Cool, it’s about sneakers. Why do we care?

… Because this particular meme, contrary to the opinions of many Olds, is actually not just about footwear!

Consider, for a minute, the types of people who have gotten the “What are those?” treatment: a cop, a middle-aged sports icon, a classic children’s cartoon character — even Jesus. At its core, “What are those?” is less about shoes, and more about giving the finger to representations of tradition and authority.

Sure, it is — as the Huffington Post put it — “a sort of litmus test for whether you are young and hip or old and like me.” But there’s an edge of subversion to the question, too. The asker never actually wants to know the brand of his victim’s shoes; he wants to publicly call out and/or humiliate him on a platform where his power is reduced.

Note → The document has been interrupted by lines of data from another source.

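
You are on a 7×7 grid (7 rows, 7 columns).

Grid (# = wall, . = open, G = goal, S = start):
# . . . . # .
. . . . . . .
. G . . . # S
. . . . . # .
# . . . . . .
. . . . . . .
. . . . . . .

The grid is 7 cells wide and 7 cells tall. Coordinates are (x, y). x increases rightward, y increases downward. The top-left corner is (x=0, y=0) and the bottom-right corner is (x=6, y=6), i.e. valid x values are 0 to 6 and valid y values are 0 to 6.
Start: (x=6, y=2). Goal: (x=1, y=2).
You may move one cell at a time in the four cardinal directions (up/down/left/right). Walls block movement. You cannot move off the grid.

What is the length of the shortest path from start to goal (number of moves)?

BFS from (x=6, y=2) until reaching (x=1, y=2):
  Distance 0: (x=6, y=2)
  Distance 1: (x=6, y=1), (x=6, y=3)
  Distance 2: (x=6, y=0), (x=5, y=1), (x=6, y=4)
  Distance 3: (x=4, y=1), (x=5, y=4), (x=6, y=5)
  Distance 4: (x=4, y=0), (x=3, y=1), (x=4, y=2), (x=4, y=4), (x=5, y=5), (x=6, y=6)
  Distance 5: (x=3, y=0), (x=2, y=1), (x=3, y=2), (x=4, y=3), (x=3, y=4), (x=4, y=5), (x=5, y=6)
  Distance 6: (x=2, y=0), (x=1, y=1), (x=2, y=2), (x=3, y=3), (x=2, y=4), (x=3, y=5), (x=4, y=6)
  Distance 7: (x=1, y=0), (x=0, y=1), (x=1, y=2), (x=2, y=3), (x=1, y=4), (x=2, y=5), (x=3, y=6)  <- goal reached here
One shortest path (7 moves): (x=6, y=2) -> (x=6, y=1) -> (x=5, y=1) -> (x=4, y=1) -> (x=3, y=1) -> (x=2, y=1) -> (x=1, y=1) -> (x=1, y=2)

Answer: Shortest path length: 7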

In real life, for instance, Brandon Moore has absolutely no power or influence over Berkeley police. (You don’t hear people talking about the videos he shot immediately before or after the one that launched “What are those?” in which he watches an officer handcuff the woman and then chants “black lives matter” as the officers pack up and leave.) But, thanks to a meme, he’s managed to subvert that power structure — if only for a minute, and if only on Instagram.

Moore himself was recently arrested, and he’s had a friend film a series of funny, subversive Instagram videos of him from jail.

Er, so — what happened with Michael Jordan?

Well, after Lyle asks the question, he completely loses it: You can hear him and his friends laughing “Let’s go” and “He don’t get it” over and over again.

After consulting a kid on the edge of the crowd, Jordan admits that, “Hey, look man, I’m lost on that Vine stuff.” But his shoes, he adds, are XX9 Lows — which haven’t even been released yet.

Ironically, in the ensuing hubbub, Lyle has really lobbied to score a pair: He points out on Twitter that Nike is getting a lot of good free press from his little dare.

Authority subverted? Eh, in this case, not entirely. But we’re certainly living in a brave new memetastic world when a kid can prank an athletic hero — and then credulously demand a pair of $200 sneakers in a follow-up tweet.